With millions of products on the market, it can be reasonably anticipated that a certain number of consumers will sustain an injury in the use of a product. The question therefore asises: what are the rights of the injured consumer as against the manufacturer? The same question applies to the supplier (distributee) of the product.
Under New York law, an injured consumer can recover against a manufacturer: (1) if the product was marketed with a design defect, and not reasonably safe; (2) if it was reasonably feasible to design the product in a safer manner; (3) if the defective design was a substantial factor in causing the injury to the consumer.
Under New York law the above falls within the category known as “strict products liability”. Under this doctrine, a consumer who uses the product in the reasonable manner in which it was intended to be used, but suffers injury nonetheless, may recover from the manufacturer, so long as the above three elements are met.

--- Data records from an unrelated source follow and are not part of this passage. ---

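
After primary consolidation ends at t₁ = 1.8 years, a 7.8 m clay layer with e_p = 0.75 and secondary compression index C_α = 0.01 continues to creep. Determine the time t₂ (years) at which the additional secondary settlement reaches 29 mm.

S_s = C_α·H/(1+e_p)·log₁₀(t₂/t₁) ⇒ log₁₀(t₂/t₁) = S_s·(1+e_p)/(C_α·H).
log₁₀(t₂/t₁) = 0.029 × (1+0.75) / (0.01×7.8) = 0.6506
t₂ = t₁ × 10^0.6506 = 1.8 × 4.473 = 8.052 years

t₂ ≈ 8.05 years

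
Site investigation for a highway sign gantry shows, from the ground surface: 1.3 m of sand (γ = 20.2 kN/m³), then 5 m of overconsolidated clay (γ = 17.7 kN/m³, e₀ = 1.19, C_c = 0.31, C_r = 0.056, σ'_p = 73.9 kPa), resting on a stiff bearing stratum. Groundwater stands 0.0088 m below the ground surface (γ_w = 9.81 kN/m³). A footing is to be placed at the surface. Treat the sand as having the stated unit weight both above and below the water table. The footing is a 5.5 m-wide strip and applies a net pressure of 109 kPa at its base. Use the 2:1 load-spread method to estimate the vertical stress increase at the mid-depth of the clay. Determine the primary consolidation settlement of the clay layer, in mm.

Mid-depth of clay below the ground surface: z = 1.3 + 5/2 = 3.8 m.
Total vertical stress at mid-clay: σ_v = 20.2×1.3 + 17.7×2.5 = 70.51 kPa.
Pore pressure: u = 9.81×(3.8 − 0.0088) = 37.19 kPa.
Initial effective stress: σ'_0 = σ_v − u = 70.51 − 37.19 = 33.32 kPa.
Stress increase at mid-clay by the 2:1 spreading method:
Δσ = qB/(B+z) = 109×5.5/(5.5+3.8) = 64.462 kPa
Final effective stress: σ'_f = 33.32 + 64.462 = 97.782 kPa.
σ'_f = 97.782 > σ'_p = 73.9 kPa, so the stress path crosses the preconsolidation pressure — recompression up to σ'_p, then virgin compression beyond:
S_c = H/(1+e₀)·[C_r·log₁₀(σ'_p/σ'_0) + C_c·log₁₀(σ'_f/σ'_p)]
    = 5/2.19 × [0.056×log₁₀(73.9/33.32) + 0.31×log₁₀(97.782/73.9)]
    = 2.2831 × [0.019373 + 0.0377] = 0.1303 m

S_c ≈ 130 mm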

In addition to “strict products liability” an injured consumer or user of the product may recover against the manufacturer or supplier, or both, if it can be established that the manufacturer was negligent in its manufacturing process, or if the supplier was negligent in the distribution of the product. Negligence is a more difficult theory to pursue since the manufacturer and/or the supplier can always rely upon its own compliance with industry standards, in addition to claiming the comparative negligence of the consumer or user of the product, which will either bar totally or limit recovery.

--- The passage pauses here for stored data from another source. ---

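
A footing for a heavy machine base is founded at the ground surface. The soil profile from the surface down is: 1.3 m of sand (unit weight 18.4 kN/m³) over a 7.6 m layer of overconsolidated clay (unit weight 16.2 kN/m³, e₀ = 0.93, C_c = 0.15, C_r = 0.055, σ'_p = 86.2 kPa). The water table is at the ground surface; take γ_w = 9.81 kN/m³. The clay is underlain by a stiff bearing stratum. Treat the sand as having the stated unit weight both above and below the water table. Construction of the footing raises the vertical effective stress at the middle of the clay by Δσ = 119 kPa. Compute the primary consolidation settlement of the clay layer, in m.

S_c ≈ 0.233 m

Mid-depth of clay below the ground surface: z = 1.3 + 7.6/2 = 5.1 m.
Total vertical stress at mid-clay: σ_v = 18.4×1.3 + 16.2×3.8 = 85.48 kPa.
Pore pressure: u = 9.81×(5.1 − 0) = 50.031 kPa.
Initial effective stress: σ'_0 = σ_v − u = 85.48 − 50.031 = 35.449 kPa.
Final effective stress: σ'_f = 35.449 + 119 = 154.45 kPa.
σ'_f = 154.45 > σ'_p = 86.2 kPa, so the stress path crosses the preconsolidation pressure — recompression up to σ'_p, then virgin compression beyond:
S_c = H/(1+e₀)·[C_r·log₁₀(σ'_p/σ'_0) + C_c·log₁₀(σ'_f/σ'_p)]
    = 7.6/1.93 × [0.055×log₁₀(86.2/35.449) + 0.15×log₁₀(154.45/86.2)]
    = 3.9378 × [0.021225 + 0.037992] = 0.2332 m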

In addition to proceeding on a “strict products” or “negligence theory”, a consumer or user of the product may allege a “failure to warn” which raises the issue of whether there was a reasonably sufficient warning or label on the product itself that would alert the reasonable user of the product of the potential risks, and or dangers in the product’s use.
General issues involving strict products liability, a manufacturer’s negligence, and failure to warn, were discussed recently in Faherty v. Birchwood, Inc., Supreme Court, Queens County (Justice Markey,).

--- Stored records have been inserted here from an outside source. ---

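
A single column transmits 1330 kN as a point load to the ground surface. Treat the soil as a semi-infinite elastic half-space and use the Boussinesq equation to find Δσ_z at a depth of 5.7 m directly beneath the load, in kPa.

Δσ_z ≈ 19.5 kPa

Boussinesq vertical stress below a point load on an elastic half-space:
Δσ_z = 3P/(2πz²) · [1 + (r/z)²]^(−5/2)
r/z = 0/5.7 = 0; [1+(r/z)²]^(−5/2) = 1.
Δσ_z = 3×1330/(2π×5.7²) × 1 = 19.545 × 1 = 19.55 kPa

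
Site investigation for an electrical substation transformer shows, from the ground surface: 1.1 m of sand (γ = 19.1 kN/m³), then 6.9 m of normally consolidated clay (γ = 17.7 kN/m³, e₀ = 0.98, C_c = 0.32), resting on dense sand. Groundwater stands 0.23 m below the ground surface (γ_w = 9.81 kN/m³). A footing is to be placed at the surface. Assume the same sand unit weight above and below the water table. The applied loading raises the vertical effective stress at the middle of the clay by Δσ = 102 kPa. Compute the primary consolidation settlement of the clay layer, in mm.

S_c ≈ 616 mm

Mid-depth of clay below the ground surface: z = 1.1 + 6.9/2 = 4.55 m.
Total vertical stress at mid-clay: σ_v = 19.1×1.1 + 17.7×3.45 = 82.075 kPa.
Pore pressure: u = 9.81×(4.55 − 0.23) = 42.379 kPa.
Initial effective stress: σ'_0 = σ_v − u = 82.075 − 42.379 = 39.696 kPa.
Final effective stress: σ'_f = σ'_0 + Δσ = 39.696 + 102 = 141.7 kPa.
Normally consolidated clay, so the full stress increment lies on the virgin compression line:
S_c = C_c·H/(1+e₀)·log₁₀(σ'_f/σ'_0) = 0.32×6.9/(1+0.98)×log₁₀(141.7/39.696)
    = 1.1152 × 0.55262 = 0.6163 m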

In that case, Faherty, a ten year old sustained an injury to two fingers requiring amputation when her fingers got caught between the links of a chain that supported a playground swing she was using at the time. An action was brought against the manufacturer of the swing, the chain of which was distributed to it by a supplier (also known as a component supplier), claiming that the supplier of the chain failed to warn the manufacturer of the swing as to the dangerous propensity of the chain under certain use. The Court dismissed the claim against the component or chain supplier on the theory that the infant plaintiff failed to offer proof that the failure to warn the manufacturer of the dangers involved with the chain’s use, would have resulted in the ten year old to not use the swing. The plaintiff’s claim of a design defect against the manufacturer however, was allowed to go forward.
The Faherty case and others that fall within the category of “products liability” are usually difficult cases to prosecute on behalf of an injured plaintiff. The handling of such cases requires a high-level of court room trial experience in this area of the law since most products liability cases, unlike automobile or premises cases, are usually complicated, and vigorously defended by defense counsel who are usually well-versed in this special area of the law. Therefore, plaintiffs’ counsel must be intimately familiar with, and on top of a long line of cases decided by New York’s appellate and highest court, each case of which adds a subtle nuance to this complicated and challenging body of law.